« Voici des fruits, des fleurs, des feuilles et des branches. Et on va voir ensemble quels souvenirs tout cela va vous évoquer. » Amelie la jeune animatrice de la maison de retraite vida son panier sur la table ronde en mauvaise imitation bois. Une poignée de personnes âgées était installée autour, l’oeil vaguement intéressé. Sauf Marcelle, qui tirait la tronche. On était en plein été et Amélie n’avait pas lésiné sur la quantité : la table étaient maintenant entièrement recouverte d’abricots, de fruits rouges, de tournesols et de nombreux autres végétaux. Des mains tremblotantes, et pas seulement à cause de l’émotion, s’approchèrent timidement. Plusieurs minutes s’écoulèrent en silence pendant que les doigts exploraient, saisissaient, palpaient tout ce qu’Amélie avait amené. Puis chacun ramena ses mains sur le bord de la table. La jeune femme attendit que les souvenirs remontent doucement à la surface. Pierre parla le premier. Il avait tout suite repéré les tournesols. Il y en avait un plein champs derrière sa maison. Il aimait regarder le linge qui séchait et claquait au vent avec les tournesols au second plan pendant qu’il prenait le café à l’ombre avec son épouse. Sa douce Marie qui était partie l’année dernière. Il était toujours ébloui par le tranchant du jaune des pétales sur le bleu du ciel d’août. Quelques sourires commencèrent à rajeunir un peu les visages lorsque Pierre s’arrêta de raconter. Amélie se dit qu’elle avait eu une bonne idée. Sauf pour Marcelle, évidemment. Rose tendit alors le bras et saisit une quetsche qu’elle porta à son nez. Elle ferma les yeux et se mit à évoquer les confitures de sa mère. L’odeur de prune emplissait alors la maison et débordait dans le jardin par les fenêtres ouvertes. Rose fit tournoyer son bras comme lorsqu’elle brassait le mélange enivrant dans la marmite de cuivre. Sa mère lui expliquait qu’on appelait aussi ce fruit la prune de Damas. Et la petite Rose pensait toujours au désert et à Lawrence d’Arabie. Le secret de sa famille, que Rose confia au petit groupe, c’était de rajouter quelques tranches de citron qu’on laissait confire dans le mélange.
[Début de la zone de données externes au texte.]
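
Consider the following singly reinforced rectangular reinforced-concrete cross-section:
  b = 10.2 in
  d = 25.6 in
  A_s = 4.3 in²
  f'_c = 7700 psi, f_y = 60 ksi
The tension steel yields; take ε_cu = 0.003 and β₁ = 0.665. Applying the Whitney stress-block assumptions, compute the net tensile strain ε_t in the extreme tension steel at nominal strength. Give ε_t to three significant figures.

a = A_s f_y/(0.85 f'_c b) = 3.865 in.
β₁ = 0.665, so c = a/β₁ = 3.865/0.665 = 5.812 in.
From the linear strain diagram with ε_cu = 0.003: ε_t = 0.003 (d − c)/c = 0.003 × (25.6 − 5.812)/5.812 = 0.0102.
Since ε_t ≥ 0.005, the section is tension-controlled.

ε_t ≈ 0.0102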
Et c’était toujours avec une petite pointe d’excitation que Rose se demandait si la cuillerée qu’elle allait ensuite étaler sur sa tartine allait contenir la délicieuse douceur acide d’une tranche de citron confite perdue dans la confiture.

C’est alors que Jeanne prit la parole. Jeanne parlait peu et Jeanne parlait mal. Il n’y en avait pas sur la table mais tout cela lui rappela soudain le vent qui faisait chanter les feuilles des charmes qui bordaient la route près de chez elle. Elle l’empruntait souvent pour aller à la rivière avec son amoureux de l’époque. Elle ne savait plus comment il s’appelait mais elle se souvenait précisément de la chanson du vent quand elle le rejoignait le cœur battant dans la moiteur étouffante des après-midi d’été. Elle raconta avec sa parole bricolée ce qui resterait pour elle le tube de l’été : la musique du vent dans les feuilles des charmes. Mais elle garda pour elle le souvenir ému des caresses et des baisers qui venait juste de remonter. Elle le laissa palpiter dans sa tête comme un petit trésor en fermant les yeux.
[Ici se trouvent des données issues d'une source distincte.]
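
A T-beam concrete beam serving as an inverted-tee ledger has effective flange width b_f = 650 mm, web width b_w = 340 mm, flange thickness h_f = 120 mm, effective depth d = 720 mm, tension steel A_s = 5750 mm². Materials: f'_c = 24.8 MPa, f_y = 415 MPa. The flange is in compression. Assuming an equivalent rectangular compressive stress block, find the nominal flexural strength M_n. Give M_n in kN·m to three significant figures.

M_n ≈ 1490 kN·m

Tension: T = A_s f_y = 5750 × 415 = 2386250 N.
Try a within the flange: a = T/(0.85 f'_c b_f) = 2386250/(0.85 × 24.8 × 650) = 174.15 mm.
a = 174.15 > h_f = 120 mm: the block extends into the web. Split into flange-overhang and web parts.
C_f = 0.85 f'_c (b_f − b_w) h_f = 0.85 × 24.8 × (650 − 340) × 120 = 784176 N.
Remaining web compression depth: a_w = (T − C_f)/(0.85 f'_c b_w) = (2386250 − 784176)/(0.85 × 24.8 × 340) = 223.53 mm.
M_n = C_f(d − h_f/2) + (T − C_f)(d − a_w/2) = 784176 × (720 − 60) + 1602074 × (720 − 111.765) = 517.56 + 974.44 = 1492.00 × 10⁶ N·mm.
M_n = 1492.00 kN·m.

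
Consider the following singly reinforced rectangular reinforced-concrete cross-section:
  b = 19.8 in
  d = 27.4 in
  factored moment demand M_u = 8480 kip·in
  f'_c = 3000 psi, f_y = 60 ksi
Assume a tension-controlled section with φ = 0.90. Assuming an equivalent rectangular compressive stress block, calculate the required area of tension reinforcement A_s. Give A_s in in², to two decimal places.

M_n = M_u/φ = 8480/0.90 = 9422.22 kip·in.
From M_n = 0.85 f'_c a b (d − a/2):
a = d − √(d² − 2M_n/(0.85 f'_c b)) = 27.4 − √(27.4² − 2 × 9422.22/(0.85 × 3 × 19.8)) = 7.970 in.
A_s = 0.85 f'_c a b / f_y = 0.85 × 3 × 7.970 × 19.8 / 60 = 6.707 in².

A_s ≈ 6.71 in²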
Amélie les regarda tous. Elle avait réussi à leur rappeler que l’été n’était pas forcément synonyme de « vigilance canicule ». Sauf pour Marcelle, qui ne disait rien, ne regardait personne et semblait s’ennuyer profondément. Marcelle était la seule qui avait toute sa tête mais elle était bloquée sur une chaise roulante. Tout le contraire des trois autres. Elle venait toujours aux animations que proposait Amélie mais ne participait jamais. Enfin si, une fois elle leur avait dit que eux c’était leurs têtes qui étaient en fauteuil roulant. Ca n’avait pas vraiment été bien accueilli. Forcément.

Puis l’animatrice leur signala la fin de l’atelier. Chacun repartit vers sa chambre et Amélie vers son petit bureau du deuxième étage.
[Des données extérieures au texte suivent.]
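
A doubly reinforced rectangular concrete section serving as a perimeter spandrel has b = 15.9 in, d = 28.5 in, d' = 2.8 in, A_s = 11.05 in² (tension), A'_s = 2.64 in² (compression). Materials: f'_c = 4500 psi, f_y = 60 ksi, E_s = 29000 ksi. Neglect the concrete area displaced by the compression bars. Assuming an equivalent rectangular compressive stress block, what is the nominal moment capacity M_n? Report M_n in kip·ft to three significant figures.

M_n ≈ 1360 kip·ft

Assume both steels yield.
a = (A_s − A'_s) f_y/(0.85 f'_c b) = (11.05 − 2.64) × 60/(0.85 × 4.5 × 15.9) = 8.297 in.
c = a/β₁ = 8.297/0.825 = 10.057 in; ε'_s = 0.003(c − d')/c = 0.0022 ≥ ε_y = 0.0021, so the compression steel yields.
M_n = (A_s − A'_s) f_y (d − a/2) + A'_s f_y (d − d') = 504.6 × (28.5 − 4.1485) + 158.4 × (28.5 − 2.8) = 12287.8 + 4070.9 = 16358.7 kip·in = 16358.7/12 = 1363.23 kip·ft.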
Marcelle approcha son poing fermé de son visage tandis qu’une aide soignante la raccompagnait. Elle inspira fort et laissa l’odeur acide et forte du grain de cassis qu’elle avait chipé lui secouer la mémoire. Elle se rappela cet après-midi d’été où sa grand-mère et elle avaient fait tomber une bouteille de liqueur de cassis sur le sol du petit salon. L’odeur forte avait alors envahie la pièce et elles avaient tout nettoyé en rigolant bruyamment car la tête leur tournait un peu avec les vapeurs de l’alcool. Alors Marcelle, en s’assurant bien que personne ne pouvait la voir, se mit à sourire. Imperceptiblement.